The following video is an excellent tutorial to understand how Snowflake can perform both as a Data Lake and Datawarehouse.
https://www.youtube.com/watch?v=jmVnZPeClag
The following articles on Snowflake are also worth a perusal:
https://www.snowflake.com/workloads/data-warehouse-modernization/
https://www.snowflake.com/guides/data-lake
The following key concepts are important to understand to appreciate how Snowflake works:
- Snowflake separates compute with storage and each can be scaled out independently
- For storage, Snowflake leverages distributed cloud storage services like AWS S3, Azure Blob, Google Cloud Storage). This is cool since these services are already battle-tested for reliability, scalability and redundancy. Snowflake compresses the data in these cloud storage buckets.

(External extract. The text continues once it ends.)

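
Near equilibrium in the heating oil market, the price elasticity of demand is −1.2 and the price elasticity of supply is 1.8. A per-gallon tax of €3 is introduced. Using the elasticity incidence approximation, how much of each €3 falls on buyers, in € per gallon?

Incidence ratio: buyers' share ≈ εs / (εs + |εd|) = 1.8 / (1.8 + 1.2) = 0.6.
So buyers bear ≈ 0.6 × €3 = €1.8; suppliers bear €1.2.

Buyers bear ≈ €1.8 per gallon.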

- For compute, Snowflake has a concept called as "Virtual warehouse". A virtual warehouse is a simple bundle of compute (CPU) and memory (RAM) with some temperory storage. All SQL queries are executed in the virtual warehouse.
- Snowflake can be queried using plain simple SQL - so no specialized skills required.
- If a query is fired more frequently, then the data is cached in memory. This "Cache" is the magic that enables fast ad-hoc queries to be run against the data.
- Snowflake enables a unified data architecture for the enterprise since it can be used as a Data Lake as well as a Data warehouse. The 'variant' data type can store JSON and this JSON can also be queried.